LHP: How is social media success best measured?

AM: Determine what your goals are. Is your goal to create awareness? Are you using it for PR purposes? Social PR is a big thing you can look at, which allows you to measure social media success; for example, how many media pickups come from your outreach via Twitter? Are your blogs getting published in different newspapers or publications?

Alternatively, you can look at how many appointments or phone calls you’re setting as a result of your social activity. Make it a goal to have five phone calls every month with someone you’ve met on LinkedIn. The business transaction will not happen online, of course. But the initial connection will. You’re earning the right to have that meeting with that potential client.

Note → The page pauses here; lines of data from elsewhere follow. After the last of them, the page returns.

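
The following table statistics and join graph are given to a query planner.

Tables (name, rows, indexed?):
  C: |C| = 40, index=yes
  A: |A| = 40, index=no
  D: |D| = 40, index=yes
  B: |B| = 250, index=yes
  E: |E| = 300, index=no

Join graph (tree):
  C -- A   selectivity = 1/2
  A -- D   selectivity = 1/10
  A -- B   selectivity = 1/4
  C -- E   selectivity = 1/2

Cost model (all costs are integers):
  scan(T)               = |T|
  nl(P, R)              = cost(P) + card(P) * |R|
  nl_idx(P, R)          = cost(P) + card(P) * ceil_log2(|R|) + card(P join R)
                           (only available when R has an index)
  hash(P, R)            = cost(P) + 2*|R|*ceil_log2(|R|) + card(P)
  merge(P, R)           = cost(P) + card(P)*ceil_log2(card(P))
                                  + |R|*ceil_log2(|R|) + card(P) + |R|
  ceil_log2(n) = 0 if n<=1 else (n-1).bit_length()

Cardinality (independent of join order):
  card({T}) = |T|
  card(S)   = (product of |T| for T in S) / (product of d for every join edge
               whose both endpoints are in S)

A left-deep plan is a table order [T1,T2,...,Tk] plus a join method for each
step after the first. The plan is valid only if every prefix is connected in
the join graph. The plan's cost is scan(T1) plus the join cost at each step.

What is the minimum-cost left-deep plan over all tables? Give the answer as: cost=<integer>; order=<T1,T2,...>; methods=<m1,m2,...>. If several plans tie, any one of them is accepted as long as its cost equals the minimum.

cost=213680; order=A,D,C,B,E; methods=nl_idx,hash,hash,hash

Selinger DP (subsets sized 1..n):
  {C}: scan cost=40, card=40
  {A}: scan cost=40, card=40
  {D}: scan cost=40, card=40
  {B}: scan cost=250, card=250
  {E}: scan cost=300, card=300
  {AC}: card=800; try (C,hash)→560, (A,hash)→560, (C,merge)→600, (A,merge)→600, (C,nl_idx)→1080, (C,nl)→1640 …(+1); best=560 via (C,hash)
  {CE}: card=6000; try (C,hash)→1080, (E,merge)→3320, (C,merge)→3580, (E,hash)→5480, (C,nl_idx)→8100, (E,nl)→12040 …(+1); best=1080 via (C,hash)
  {AD}: card=160; try (D,nl_idx)→440, (D,hash)→560, (A,hash)→560, (D,merge)→600, (A,merge)→600, (D,nl)→1640 …(+1); best=440 via (D,nl_idx)
  {AB}: card=2500; try (A,hash)→980, (B,merge)→2570, (A,merge)→2780, (B,nl_idx)→2860, (B,hash)→4080, (B,nl)→10040 …(+1); best=980 via (A,hash)
  {ACD}: card=3200; try (C,hash)→1080, (D,hash)→1840, (C,merge)→2160, (C,nl_idx)→4600, (C,nl)→6840, (D,nl_idx)→8560 …(+2); best=1080 via (C,hash)
  {ABC}: card=50000; try (C,hash)→3960, (B,hash)→5360, (B,merge)→11610, (C,merge)→33760, (B,nl_idx)→56960, (C,nl_idx)→65980 …(+2); best=3960 via (C,hash)
  {ACE}: card=120000; try (E,hash)→6760, (A,hash)→7560, (E,merge)→12360, (A,merge)→85360, (E,nl)→240560, (A,nl)→241080; best=6760 via (E,hash)
  {ABD}: card=10000; try (D,hash)→3960, (B,merge)→4130, (B,hash)→4600, (B,nl_idx)→11720, (D,nl_idx)→25980, (D,merge)→33760 …(+2); best=3960 via (D,hash)
  {ABCD}: card=200000; try (B,hash)→8280, (C,hash)→14440, (B,merge)→44930, (D,hash)→54440, (C,merge)→154240, (B,nl_idx)→226680 …(+6); best=8280 via (B,hash)
  {ACDE}: card=480000; try (E,hash)→9680, (E,merge)→45680, (D,hash)→127240, (E,nl)→961080, (D,nl_idx)→1206760, (D,merge)→2167040 …(+1); best=9680 via (E,hash)
  {ABCE}: card=7500000; try (E,hash)→59360, (B,hash)→130760, (E,merge)→856960, (B,merge)→2169010, (B,nl_idx)→8466760, (E,nl)→15003960 …(+1); best=59360 via (E,hash)
  {ABCDE}: card=30000000; try (E,hash)→213680, (B,hash)→493680, (E,merge)→3811280, (D,hash)→7559840, (B,merge)→9611930, (B,nl_idx)→33849680 …(+5); best=213680 via (E,hash)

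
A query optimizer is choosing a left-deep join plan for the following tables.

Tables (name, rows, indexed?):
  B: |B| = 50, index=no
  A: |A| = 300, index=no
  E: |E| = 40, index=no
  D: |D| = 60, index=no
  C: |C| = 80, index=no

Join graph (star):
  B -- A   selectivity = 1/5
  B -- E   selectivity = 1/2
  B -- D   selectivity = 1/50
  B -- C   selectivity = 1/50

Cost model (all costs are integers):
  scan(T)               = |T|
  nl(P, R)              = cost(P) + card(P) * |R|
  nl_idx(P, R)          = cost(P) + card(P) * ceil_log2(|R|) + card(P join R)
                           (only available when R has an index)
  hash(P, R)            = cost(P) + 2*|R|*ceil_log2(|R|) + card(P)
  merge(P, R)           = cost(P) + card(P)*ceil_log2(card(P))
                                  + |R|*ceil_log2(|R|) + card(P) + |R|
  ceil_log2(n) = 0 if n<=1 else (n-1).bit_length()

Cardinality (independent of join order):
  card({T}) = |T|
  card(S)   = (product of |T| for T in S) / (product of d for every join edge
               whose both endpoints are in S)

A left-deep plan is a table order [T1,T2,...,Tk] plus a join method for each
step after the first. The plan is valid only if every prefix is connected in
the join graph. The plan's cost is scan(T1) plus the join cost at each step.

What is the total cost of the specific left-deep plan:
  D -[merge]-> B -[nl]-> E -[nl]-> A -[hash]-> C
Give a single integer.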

Social media efforts are very measurable. Suppose you create a landing page and a whitepaper on the ten biggest mistakes to avoid when filing for Social Security. You get 1,000 people going to the landing page, which has a 20 percent conversion rate — so, that’s 200 leads. From there, these leads begin receiving your emails; they go through that funnel. Say 10 percent of them then decide to schedule an appointment. If you’re able to close half of those appointments, that’s 10 new clients. Then you can really determine the ROI for your social media efforts: It cost ‘X’ to drive 1,000 people to our landing page, which ultimately led to ‘Y’ clients.

LHP: What would you say to an advisor who is reluctant to invest in social media because of compliance concerns?

AM: The interpretation of FINRA and SEC rules have really moved a lot, even over the past year. More and more companies are moving to a post-review instead of a pre-review model, and it’s going to continue to move that way. I like to compare social media to a cocktail party. You can’t go to a cocktail party, and if someone asks you what you do for a living, say “Hold on, let me go ask my compliance officer.” That doesn’t make sense on social media either. The best thing you can do is to educate yourself on the type of things you should be posting. If you wouldn’t say something on record, don’t post it on social media. And you have options. If something is not suitable for your entire audience, direct that point to a private conversation.

Also, remember: You’re not pitching products, you’re not talking rates or guarantees. Another big mistake people make is that they take the traditional communication, which is one-way communication, and they vomit it all up online. With social it’s a conversation; you need to listen first and talk second. Let’s go back to our cocktail party analogy. Who are the people you remember at the end of the night? You remember the people with interesting stories and the ones that listened to you. You don’t remember the person that spent the whole night talking about how great he is, or how great his kids are. We’ve all met that person. Don’t be that person online.

The other thing about compliance is that you do need to maintain records and archives of your social media posts, so you can have someone spot check them and have them available for review if needed.